Footloose Footage Report From Big Screen

Footloose Footage Report From Big Screen

Posted by August 14, 2011 Comment

Having just seen a complete scene from Craig Brewer’s Footloose, the one thing that I’ve been hit hardest by is how much of a movie it seems to be. A movie movie.

We have characters idenitified or shaded out by their looks, including our hero Ren who has a style borrowed from the big screen and everything from James Dean all the way down the ladder to Grease; we have a dance sequence set in a drive-in where the excitement of dance replaces the excitement of the movie – except, for the audience where, in theory at least, they’re the same thing; we have the kind of dialogue that belongs on movie land but not real life.

In the scene, one of Ren’s friends gets some sort of “Crunk” music played over the PA at the Drive-In. It’s called Crunk, right? I’m an old man…
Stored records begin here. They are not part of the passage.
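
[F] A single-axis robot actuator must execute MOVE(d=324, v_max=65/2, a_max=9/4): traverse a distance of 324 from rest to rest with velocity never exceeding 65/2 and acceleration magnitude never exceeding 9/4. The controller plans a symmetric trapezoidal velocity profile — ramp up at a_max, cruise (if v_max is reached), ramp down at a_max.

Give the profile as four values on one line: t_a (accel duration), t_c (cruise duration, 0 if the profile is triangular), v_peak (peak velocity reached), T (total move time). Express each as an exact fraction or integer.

(v_max)²/a_max = (65/2)²/(9/4) = 4225/9
324 < 4225/9 → triangular
v_peak = √(324·9/4) = √729 = 27
t_a = 27/(9/4) = 12; t_c = 0
T = 2·12 = 24

t_a=12 t_c=0 v_peak=27 T=24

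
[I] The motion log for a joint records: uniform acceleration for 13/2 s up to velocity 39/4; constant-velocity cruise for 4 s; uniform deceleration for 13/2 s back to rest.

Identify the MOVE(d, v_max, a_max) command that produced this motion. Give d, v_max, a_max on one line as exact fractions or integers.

a_max = (39/4)/(13/2) = 3/2
d_a = ½·39/4·13/2 = 507/16; d_c = 39/4·4 = 39
d = 2·507/16 + 39 = 819/8
t_c = 4 > 0 ⇒ limit active, v_max = 39/4

d=819/8 v_max=39/4 a_max=3/2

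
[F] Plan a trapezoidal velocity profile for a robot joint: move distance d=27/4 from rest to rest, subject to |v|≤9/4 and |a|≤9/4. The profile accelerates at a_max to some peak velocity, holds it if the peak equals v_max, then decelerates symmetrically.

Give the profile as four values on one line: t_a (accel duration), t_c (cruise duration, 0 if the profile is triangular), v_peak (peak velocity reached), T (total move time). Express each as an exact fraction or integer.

(v_max)²/a_max = (9/4)²/(9/4) = 9/4
27/4 ≥ 9/4 so v_max reached
t_a = (9/4)/(9/4) = 1; v_peak = 9/4
d_cruise = 27/4 − 9/4 = 9/2; t_c = (9/2)/(9/4) = 2
T = 2·1 + 2 = 4

t_a=1 t_c=2 v_peak=9/4 T=4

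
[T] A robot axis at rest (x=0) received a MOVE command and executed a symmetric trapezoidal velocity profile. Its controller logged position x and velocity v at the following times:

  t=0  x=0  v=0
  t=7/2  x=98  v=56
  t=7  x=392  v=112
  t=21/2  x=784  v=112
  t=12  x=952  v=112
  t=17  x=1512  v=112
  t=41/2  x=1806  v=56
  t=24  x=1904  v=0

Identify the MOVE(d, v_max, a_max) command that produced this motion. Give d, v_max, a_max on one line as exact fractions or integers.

final state: t=24, x=1904, v=0 → d = 1904
a_max = (56−0)/(7/2−0) = 16
max v = 112 over t∈[7,17] → v_max = 112
check: 112·(7+10) = 1904 ✓

d=1904 v_max=112 a_max=16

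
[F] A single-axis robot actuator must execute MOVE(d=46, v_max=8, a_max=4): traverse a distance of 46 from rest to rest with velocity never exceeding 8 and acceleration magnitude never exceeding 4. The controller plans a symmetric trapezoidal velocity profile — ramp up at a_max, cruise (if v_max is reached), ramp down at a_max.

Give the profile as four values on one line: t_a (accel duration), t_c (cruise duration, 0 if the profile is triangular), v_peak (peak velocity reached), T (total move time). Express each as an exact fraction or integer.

t_a=2 t_c=15/4 v_peak=8 T=31/4

vₘ²/aₘ = 8²/4 = 16
46 ≥ 16 ⇒ cruise phase
t_a = 8/4 = 2; v_peak = 8
d_cruise = 46 − 16 = 30; t_c = 30/8 = 15/4
T = 2·2 + 15/4 = 31/4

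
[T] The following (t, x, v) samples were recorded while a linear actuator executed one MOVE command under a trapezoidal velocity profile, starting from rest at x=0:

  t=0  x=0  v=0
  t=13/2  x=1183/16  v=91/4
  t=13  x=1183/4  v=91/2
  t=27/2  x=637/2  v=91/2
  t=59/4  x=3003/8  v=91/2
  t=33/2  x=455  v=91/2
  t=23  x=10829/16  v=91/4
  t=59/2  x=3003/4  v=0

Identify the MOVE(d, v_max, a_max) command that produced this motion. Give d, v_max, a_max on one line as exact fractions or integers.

d=3003/4 v_max=91/2 a_max=7/2

final state: t=59/2, x=3003/4, v=0 → d = 3003/4
a_max = (91/4−0)/(13/2−0) = 7/2
max v = 91/2 over t∈[13,33/2] → v_max = 91/2
check: 91/2·(13+7/2) = 3003/4 ✓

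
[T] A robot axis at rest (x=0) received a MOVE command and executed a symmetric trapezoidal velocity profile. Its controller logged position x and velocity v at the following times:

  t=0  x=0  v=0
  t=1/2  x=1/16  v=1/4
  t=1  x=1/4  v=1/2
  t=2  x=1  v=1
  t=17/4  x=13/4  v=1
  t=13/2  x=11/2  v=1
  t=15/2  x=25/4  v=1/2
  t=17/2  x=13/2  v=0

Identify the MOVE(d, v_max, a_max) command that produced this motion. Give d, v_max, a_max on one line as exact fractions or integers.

final state: t=17/2, x=13/2, v=0 → d = 13/2
a_max = (1/4−0)/(1/2−0) = 1/2
max v = 1 over t∈[2,13/2] → v_max = 1
check: 1·(2+9/2) = 13/2 ✓

d=13/2 v_max=1 a_max=1/2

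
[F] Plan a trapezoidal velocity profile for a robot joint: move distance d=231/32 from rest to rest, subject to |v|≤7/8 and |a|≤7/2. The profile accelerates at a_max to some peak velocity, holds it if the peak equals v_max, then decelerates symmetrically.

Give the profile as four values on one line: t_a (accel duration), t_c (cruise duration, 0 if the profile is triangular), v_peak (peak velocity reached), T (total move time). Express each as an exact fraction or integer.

t_a=1/4 t_c=8 v_peak=7/8 T=17/2

v_max²/a_max = (7/8)²/(7/2) = 7/32
231/32 ≥ 7/32 so v_max reached
t_a = (7/8)/(7/2) = 1/4; v_peak = 7/8
d_cruise = 231/32 − 7/32 = 7; t_c = 7/(7/8) = 8
T = 2·1/4 + 8 = 17/2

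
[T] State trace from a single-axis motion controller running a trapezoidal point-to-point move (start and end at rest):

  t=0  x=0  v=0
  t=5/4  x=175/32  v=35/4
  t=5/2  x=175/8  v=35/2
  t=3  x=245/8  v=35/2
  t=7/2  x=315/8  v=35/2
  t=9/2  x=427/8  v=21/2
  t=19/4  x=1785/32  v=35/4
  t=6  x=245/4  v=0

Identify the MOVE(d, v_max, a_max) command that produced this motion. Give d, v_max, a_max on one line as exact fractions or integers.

d=245/4 v_max=35/2 a_max=7

final state: t=6, x=245/4, v=0 → d = 245/4
a_max = (35/4−0)/(5/4−0) = 7
max v = 35/2 over t∈[5/2,7/2] → v_max = 35/2
check: 35/2·(5/2+1) = 245/4 ✓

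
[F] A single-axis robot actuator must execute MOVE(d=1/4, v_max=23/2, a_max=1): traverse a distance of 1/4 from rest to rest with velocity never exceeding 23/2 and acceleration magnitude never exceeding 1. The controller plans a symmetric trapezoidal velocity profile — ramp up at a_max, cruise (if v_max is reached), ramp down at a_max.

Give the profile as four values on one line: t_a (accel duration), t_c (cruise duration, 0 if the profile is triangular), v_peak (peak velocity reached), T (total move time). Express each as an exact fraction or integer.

(v_max)²/a_max = (23/2)²/1 = 529/4
1/4 < 529/4 → triangular
v_peak = √(1/4·1) = √(1/4) = 1/2
t_a = (1/2)/1 = 1/2; t_c = 0
T = 2·1/2 = 1

t_a=1/2 t_c=0 v_peak=1/2 T=1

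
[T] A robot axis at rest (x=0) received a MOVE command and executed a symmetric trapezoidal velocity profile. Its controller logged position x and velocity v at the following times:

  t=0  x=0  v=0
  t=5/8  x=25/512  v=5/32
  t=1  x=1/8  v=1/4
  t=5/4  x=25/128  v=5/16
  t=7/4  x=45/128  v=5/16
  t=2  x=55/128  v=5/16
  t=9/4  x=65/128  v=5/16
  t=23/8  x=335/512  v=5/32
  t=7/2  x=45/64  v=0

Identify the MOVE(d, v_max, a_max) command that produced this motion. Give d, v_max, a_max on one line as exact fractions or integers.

final state: t=7/2, x=45/64, v=0 → d = 45/64
a_max = (5/32−0)/(5/8−0) = 1/4
max v = 5/16 over t∈[5/4,9/4] → v_max = 5/16
check: 5/16·(5/4+1) = 45/64 ✓

d=45/64 v_max=5/16 a_max=1/4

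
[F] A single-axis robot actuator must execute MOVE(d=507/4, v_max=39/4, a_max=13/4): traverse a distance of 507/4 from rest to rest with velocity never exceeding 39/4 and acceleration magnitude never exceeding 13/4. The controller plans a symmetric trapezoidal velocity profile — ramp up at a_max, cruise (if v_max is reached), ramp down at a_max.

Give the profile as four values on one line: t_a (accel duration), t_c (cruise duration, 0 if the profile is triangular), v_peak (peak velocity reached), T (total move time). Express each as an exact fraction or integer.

t_a=3 t_c=10 v_peak=39/4 T=16

(v_max)²/a_max = (39/4)²/(13/4) = 117/4
507/4 ≥ 117/4 so v_max reached
t_a = (39/4)/(13/4) = 3; v_peak = 39/4
d_cruise = 507/4 − 117/4 = 195/2; t_c = (195/2)/(39/4) = 10
T = 2·3 + 10 = 16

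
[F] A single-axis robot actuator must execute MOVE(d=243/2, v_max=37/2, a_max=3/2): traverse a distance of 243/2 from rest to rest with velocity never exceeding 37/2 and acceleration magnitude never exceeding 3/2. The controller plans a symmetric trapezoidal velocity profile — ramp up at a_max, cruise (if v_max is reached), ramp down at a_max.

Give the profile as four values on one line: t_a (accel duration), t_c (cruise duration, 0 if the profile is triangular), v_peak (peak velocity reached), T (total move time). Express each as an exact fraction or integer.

t_a=9 t_c=0 v_peak=27/2 T=18

vₘ²/aₘ = (37/2)²/(3/2) = 1369/6
243/2 < 1369/6 ⇒ no cruise
v_peak = √(243/2·3/2) = √(729/4) = 27/2
t_a = (27/2)/(3/2) = 9; t_c = 0
T = 2·9 = 18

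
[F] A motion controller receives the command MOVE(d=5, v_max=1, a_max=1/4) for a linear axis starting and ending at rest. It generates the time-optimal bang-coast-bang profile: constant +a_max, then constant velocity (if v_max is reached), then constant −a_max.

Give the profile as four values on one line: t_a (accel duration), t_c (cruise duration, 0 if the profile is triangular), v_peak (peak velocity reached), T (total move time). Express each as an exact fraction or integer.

vₘ²/aₘ = 1²/(1/4) = 4
5 ≥ 4 → trapezoidal
t_a = 1/(1/4) = 4; v_peak = 1
d_cruise = 5 − 4 = 1; t_c = 1/1 = 1
T = 2·4 + 1 = 9

t_a=4 t_c=1 v_peak=1 T=9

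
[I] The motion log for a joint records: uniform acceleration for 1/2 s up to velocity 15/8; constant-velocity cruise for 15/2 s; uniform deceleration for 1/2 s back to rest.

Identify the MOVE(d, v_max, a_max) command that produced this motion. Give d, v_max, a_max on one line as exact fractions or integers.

a_max = (15/8)/(1/2) = 15/4
d_a = ½·15/8·1/2 = 15/32; d_c = 15/8·15/2 = 225/16
d = 2·15/32 + 225/16 = 15
t_c = 15/2 > 0 so v_max = 15/8

d=15 v_max=15/8 a_max=15/4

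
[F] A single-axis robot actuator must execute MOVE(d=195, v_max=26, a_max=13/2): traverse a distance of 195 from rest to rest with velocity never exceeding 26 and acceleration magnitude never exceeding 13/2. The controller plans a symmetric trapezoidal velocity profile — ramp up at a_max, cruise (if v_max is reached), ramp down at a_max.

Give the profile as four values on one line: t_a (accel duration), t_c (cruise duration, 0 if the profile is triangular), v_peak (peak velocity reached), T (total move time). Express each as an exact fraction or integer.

v_max²/a_max = 26²/(13/2) = 104
195 ≥ 104 so v_max reached
t_a = 26/(13/2) = 4; v_peak = 26
d_cruise = 195 − 104 = 91; t_c = 91/26 = 7/2
T = 2·4 + 7/2 = 23/2

t_a=4 t_c=7/2 v_peak=26 T=23/2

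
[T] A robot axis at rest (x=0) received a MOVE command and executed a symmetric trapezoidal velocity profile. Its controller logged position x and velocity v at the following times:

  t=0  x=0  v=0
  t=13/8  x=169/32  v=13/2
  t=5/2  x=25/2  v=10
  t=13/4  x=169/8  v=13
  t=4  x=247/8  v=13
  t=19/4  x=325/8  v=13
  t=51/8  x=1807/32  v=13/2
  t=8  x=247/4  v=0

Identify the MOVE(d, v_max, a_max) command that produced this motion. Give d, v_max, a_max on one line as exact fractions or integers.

final state: t=8, x=247/4, v=0 → d = 247/4
a_max = (13/2−0)/(13/8−0) = 4
max v = 13 over t∈[13/4,19/4] → v_max = 13
check: 13·(13/4+3/2) = 247/4 ✓

d=247/4 v_max=13 a_max=4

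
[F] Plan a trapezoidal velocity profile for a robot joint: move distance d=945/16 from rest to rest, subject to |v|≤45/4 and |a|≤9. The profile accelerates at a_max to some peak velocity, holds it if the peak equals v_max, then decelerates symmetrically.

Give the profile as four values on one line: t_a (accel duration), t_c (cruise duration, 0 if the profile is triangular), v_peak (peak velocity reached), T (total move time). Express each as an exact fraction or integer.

(v_max)²/a_max = (45/4)²/9 = 225/16
945/16 ≥ 225/16 → trapezoidal
t_a = (45/4)/9 = 5/4; v_peak = 45/4
d_cruise = 945/16 − 225/16 = 45; t_c = 45/(45/4) = 4
T = 2·5/4 + 4 = 13/2

t_a=5/4 t_c=4 v_peak=45/4 T=13/2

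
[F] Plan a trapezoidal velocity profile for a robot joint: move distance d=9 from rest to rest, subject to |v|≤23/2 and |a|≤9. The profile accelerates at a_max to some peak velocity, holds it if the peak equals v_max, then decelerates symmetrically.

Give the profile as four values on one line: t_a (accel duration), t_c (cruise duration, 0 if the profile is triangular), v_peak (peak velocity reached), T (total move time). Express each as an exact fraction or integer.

t_a=1 t_c=0 v_peak=9 T=2

vₘ²/aₘ = (23/2)²/9 = 529/36
9 < 529/36 so t_c = 0
v_peak = √(9·9) = √81 = 9
t_a = 9/9 = 1; t_c = 0
T = 2·1 = 2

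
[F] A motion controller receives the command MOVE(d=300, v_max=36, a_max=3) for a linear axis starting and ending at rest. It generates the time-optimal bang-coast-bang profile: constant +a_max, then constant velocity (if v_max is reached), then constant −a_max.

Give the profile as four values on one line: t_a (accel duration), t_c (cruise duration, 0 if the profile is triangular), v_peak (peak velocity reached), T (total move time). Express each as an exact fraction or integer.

(v_max)²/a_max = 36²/3 = 432
300 < 432 ⇒ no cruise
v_peak = √(300·3) = √900 = 30
t_a = 30/3 = 10; t_c = 0
T = 2·10 = 20

t_a=10 t_c=0 v_peak=30 T=20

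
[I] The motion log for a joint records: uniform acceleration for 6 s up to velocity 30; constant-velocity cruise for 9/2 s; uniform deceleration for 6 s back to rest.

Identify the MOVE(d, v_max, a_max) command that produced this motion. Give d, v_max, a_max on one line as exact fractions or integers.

a_max = 30/6 = 5
d_a = ½·30·6 = 90; d_c = 30·9/2 = 135
d = 2·90 + 135 = 315
t_c = 9/2 > 0 → v_max = v_peak = 30

d=315 v_max=30 a_max=5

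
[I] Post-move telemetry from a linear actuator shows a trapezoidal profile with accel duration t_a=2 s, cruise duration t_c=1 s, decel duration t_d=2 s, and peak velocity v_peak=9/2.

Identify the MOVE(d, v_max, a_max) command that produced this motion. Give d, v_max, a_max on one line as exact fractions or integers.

a_max = (9/2)/2 = 9/4
d_a = ½·9/2·2 = 9/2; d_c = 9/2·1 = 9/2
d = 2·9/2 + 9/2 = 27/2
t_c = 1 > 0 → v_max = v_peak = 9/2

d=27/2 v_max=9/2 a_max=9/4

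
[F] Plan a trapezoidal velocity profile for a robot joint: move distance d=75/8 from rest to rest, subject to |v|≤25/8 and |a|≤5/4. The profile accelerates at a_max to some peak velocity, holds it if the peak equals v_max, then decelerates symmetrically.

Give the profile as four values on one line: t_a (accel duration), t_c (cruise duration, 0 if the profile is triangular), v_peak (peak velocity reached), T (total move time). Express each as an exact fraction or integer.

vₘ²/aₘ = (25/8)²/(5/4) = 125/16
75/8 ≥ 125/16 → trapezoidal
t_a = (25/8)/(5/4) = 5/2; v_peak = 25/8
d_cruise = 75/8 − 125/16 = 25/16; t_c = (25/16)/(25/8) = 1/2
T = 2·5/2 + 1/2 = 11/2

t_a=5/2 t_c=1/2 v_peak=25/8 T=11/2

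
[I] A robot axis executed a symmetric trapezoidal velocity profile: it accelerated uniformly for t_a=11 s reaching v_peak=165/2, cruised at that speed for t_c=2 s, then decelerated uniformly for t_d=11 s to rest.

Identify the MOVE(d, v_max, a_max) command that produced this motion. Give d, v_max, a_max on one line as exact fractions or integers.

d=2145/2 v_max=165/2 a_max=15/2

a_max = (165/2)/11 = 15/2
d_a = ½·165/2·11 = 1815/4; d_c = 165/2·2 = 165
d = 2·1815/4 + 165 = 2145/2
t_c = 2 > 0 ⇒ limit active, v_max = 165/2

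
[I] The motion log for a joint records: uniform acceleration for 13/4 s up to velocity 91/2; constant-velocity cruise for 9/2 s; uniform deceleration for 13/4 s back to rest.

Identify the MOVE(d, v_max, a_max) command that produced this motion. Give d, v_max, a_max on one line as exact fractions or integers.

a_max = (91/2)/(13/4) = 14
d_a = ½·91/2·13/4 = 1183/16; d_c = 91/2·9/2 = 819/4
d = 2·1183/16 + 819/4 = 2821/8
t_c = 9/2 > 0 ⇒ limit active, v_max = 91/2

d=2821/8 v_max=91/2 a_max=14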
Well, the music is played, and people have a good old dance. It’s relatively plausible dancing – everybody is good, but there’s no big, all-at-once synchronised stuff that would have required a morning of group rehearsing.

The overt sexuality, if not outright sexiness of the dancing is discussed a little – at least from one side – with our heroine Ariel Moore challenging her boyfriend character (ie. the guy she’s going to ditch for Ren) over his reaction to the girls’ sauced-up moves. Her next move is to do some sexy dancing of her own, and then she ups the ante further by employing Ren. This will be our first look at th e two leads dancing together in the film.

And then Ren realises he’s a pawn in her game, and bails. Meanwhile, the Rev. Shaw Moore, played by Dennis Quaid, has rolled up to get his daughter and fun’s over for the evening…

Aesthetically, it looks more like a Step Up than I had hoped, and I’m going to be looking for more footage to show us what else, if anything, Brewer and the filmmakers have up their sleeves. Worst case scenario, this is going to be Footloose all over again, pretty well polished and measured but trapped in a cage of genre tropes that it doesn’t have the pluck to transcend.